Да при чем здесь студенческие потехи, если Алоис проявил свои чувства тем, что спас Максу жизнь? Правда, собственной жизнью он при этом не рисковал. Но ясно, что повозиться ему пришлось. И уже полтора года он умело прикрывает бывшего однокашника. А ведь в школе они не были особенно дружны. Конечно, истинной причиной интереса гауптштурмфюрера Алоиса Вернера к полуживому, обреченному еврею в полосатой одежде было желание найти подходящие уши, чтобы выговориться. И бывший соученик оказался как нельзя кстати: неглупый, внимательный, понимающий, много общих юношеских воспоминаний.
И — очень важно — он никому ничего не расскажет.
Могила!
И Макс старался — слушал и вникал, запоминал и сопереживал. Он даже вздыхал вместе с Алоисом, и осуждающе цокал языком, когда речь заходила о противностях Герты. Короче, стал живым вместилищем Алоисовых проблем.
Главное, что — живым. Так надо на это смотреть.

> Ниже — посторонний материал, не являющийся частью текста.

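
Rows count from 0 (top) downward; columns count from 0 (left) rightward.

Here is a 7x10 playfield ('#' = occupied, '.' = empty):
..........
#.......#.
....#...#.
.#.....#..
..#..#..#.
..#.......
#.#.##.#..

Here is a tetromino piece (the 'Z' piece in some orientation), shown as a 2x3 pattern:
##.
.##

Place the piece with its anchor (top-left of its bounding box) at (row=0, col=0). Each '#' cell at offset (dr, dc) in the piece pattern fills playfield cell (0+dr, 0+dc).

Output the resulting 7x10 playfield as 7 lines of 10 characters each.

Fill (0+0,0+0) = (0,0)
Fill (0+0,0+1) = (0,1)
Fill (0+1,0+1) = (1,1)
Fill (0+1,0+2) = (1,2)

Answer: ##........
###.....#.
....#...#.
.#.....#..
..#..#..#.
..#.......
#.#.##.#..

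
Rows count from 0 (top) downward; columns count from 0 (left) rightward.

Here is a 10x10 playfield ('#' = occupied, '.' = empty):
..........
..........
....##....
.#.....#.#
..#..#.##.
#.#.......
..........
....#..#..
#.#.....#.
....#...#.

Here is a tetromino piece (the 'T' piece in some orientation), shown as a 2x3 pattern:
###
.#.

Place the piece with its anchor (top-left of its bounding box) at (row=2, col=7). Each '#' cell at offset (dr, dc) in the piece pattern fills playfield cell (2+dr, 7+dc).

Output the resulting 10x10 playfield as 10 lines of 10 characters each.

Fill (2+0,7+0) = (2,7)
Fill (2+0,7+1) = (2,8)
Fill (2+0,7+2) = (2,9)
Fill (2+1,7+1) = (3,8)

Answer: ..........
..........
....##.###
.#.....###
..#..#.##.
#.#.......
..........
....#..#..
#.#.....#.
....#...#.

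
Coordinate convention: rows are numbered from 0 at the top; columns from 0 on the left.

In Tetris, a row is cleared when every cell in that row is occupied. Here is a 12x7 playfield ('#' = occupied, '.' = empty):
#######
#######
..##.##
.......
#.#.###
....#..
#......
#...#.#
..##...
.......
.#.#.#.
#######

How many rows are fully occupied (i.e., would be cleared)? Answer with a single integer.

Check each row:
  row 0: 0 empty cells -> FULL (clear)
  row 1: 0 empty cells -> FULL (clear)
  row 2: 3 empty cells -> not full
  row 3: 7 empty cells -> not full
  row 4: 2 empty cells -> not full
  row 5: 6 empty cells -> not full
  row 6: 6 empty cells -> not full
  row 7: 4 empty cells -> not full
  row 8: 5 empty cells -> not full
  row 9: 7 empty cells -> not full
  row 10: 4 empty cells -> not full
  row 11: 0 empty cells -> FULL (clear)
Total rows cleared: 3

Answer: 3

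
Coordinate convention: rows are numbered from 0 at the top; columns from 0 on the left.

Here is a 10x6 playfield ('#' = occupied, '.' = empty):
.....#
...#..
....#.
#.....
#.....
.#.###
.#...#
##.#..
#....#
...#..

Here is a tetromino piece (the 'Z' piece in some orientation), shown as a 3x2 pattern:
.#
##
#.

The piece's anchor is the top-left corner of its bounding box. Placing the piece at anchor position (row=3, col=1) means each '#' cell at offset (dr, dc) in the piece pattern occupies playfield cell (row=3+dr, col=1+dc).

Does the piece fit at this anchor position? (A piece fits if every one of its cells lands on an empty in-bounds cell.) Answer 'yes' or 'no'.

Check each piece cell at anchor (3, 1):
  offset (0,1) -> (3,2): empty -> OK
  offset (1,0) -> (4,1): empty -> OK
  offset (1,1) -> (4,2): empty -> OK
  offset (2,0) -> (5,1): occupied ('#') -> FAIL
All cells valid: no

Answer: no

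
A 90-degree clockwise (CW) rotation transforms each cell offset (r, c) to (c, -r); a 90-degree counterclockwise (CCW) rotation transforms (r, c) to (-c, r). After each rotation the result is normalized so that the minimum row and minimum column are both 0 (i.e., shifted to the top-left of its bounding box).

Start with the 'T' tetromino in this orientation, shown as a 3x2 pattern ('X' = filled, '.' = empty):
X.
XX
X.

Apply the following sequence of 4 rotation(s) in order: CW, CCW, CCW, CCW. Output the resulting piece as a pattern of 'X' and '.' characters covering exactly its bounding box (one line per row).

Answer: .X
XX
.X

Derivation:
Start:
X.
XX
X.
After rotation 1 (CW):
XXX
.X.
After rotation 2 (CCW):
X.
XX
X.
After rotation 3 (CCW):
.X.
XXX
After rotation 4 (CCW):
.X
XX
.X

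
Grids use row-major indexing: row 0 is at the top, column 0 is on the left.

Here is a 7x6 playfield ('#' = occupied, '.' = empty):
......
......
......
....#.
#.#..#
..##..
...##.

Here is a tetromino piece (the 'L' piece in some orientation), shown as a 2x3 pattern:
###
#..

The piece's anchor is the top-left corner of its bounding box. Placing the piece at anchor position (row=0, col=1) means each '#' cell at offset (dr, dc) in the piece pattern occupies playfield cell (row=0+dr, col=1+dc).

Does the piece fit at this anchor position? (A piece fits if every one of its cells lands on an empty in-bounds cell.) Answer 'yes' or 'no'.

Answer: yes

Derivation:
Check each piece cell at anchor (0, 1):
  offset (0,0) -> (0,1): empty -> OK
  offset (0,1) -> (0,2): empty -> OK
  offset (0,2) -> (0,3): empty -> OK
  offset (1,0) -> (1,1): empty -> OK
All cells valid: yes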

— Поначалу, я был даже доволен, когда Грета увлеклась национал-социализмом, — доверительно сообщил Алоис. — Это вполне в духе времени, и гораздо лучше, чем дурацкое равноправие женщин или защита бедных бездомных кошечек. Но это увлечение приняло у нее слишком уж крайние формы. Она уже не жена и не мать, а конспект выступлений Геббельса. Еще в тридцать седьмом она помогала своей еврейской подруге продать, а не бросить дом, и вывезти семейные драгоценности. А теперь вдруг вспомнила, что не принявшие ее реферат профессора были евреями и из-за них, якобы, вся ее жизнь пошла не туда. То есть открыто намекает, что если бы не та неудача, она, наверно, и не вышла бы за меня замуж. При этом она запросто объединяет меня с ними, с теми двумя евреями, и говорит: «Это вы, не понимающие чистую арийскую женщину!» Ну, как тебе это нравится?
— Не нравится, — послушно отвечал Макс.
— И самое страшное — напомнить ей, как она ненавидела «коричневых» еще каких-нибудь шесть-семь лет назад. Ну, скажи, как можно каждые пару лет менять курс и кидаться на что-то новое?
— Значит, теперь ты должен быть доволен: насколько я помню, курс фрау Герты на национал-социализм не меняется уже года четыре. К тому же, судя по мундиру, ты, в общем, с этим курсом согласен?
Алоис улыбнулся.
— Ты же знаешь, Крысенок, я не воюю с обстоятельствами, принимаю жизнь такой, какая есть. И тебе советую. Мой принцип: что есть, то и хорошо.
— Но жены этот принцип не касается?
— Ну, если можно что-нибудь улучшить, то почему бы и нет? По-моему, я достаточно долго терпел ее экстремальности. Вытаскивал ее из депрессий, вообще нянчился, как с маленькой. А Герта буквально с каждым днем становится все невыносимее. Видимо, в глубине души она понимает собственную ограниченность и изо всех сил доказывает себе, что это не так. Вот и старается меня унизить, поэтому и бросается в крайности. Но ничего, теперь у меня есть альтернатива.
— Луиза фон Ратнер?
— Да. Сегодня вечером состоится встреча, и все определится.
Макс аккуратно вытер розовое лицо и побрызгал одеколоном.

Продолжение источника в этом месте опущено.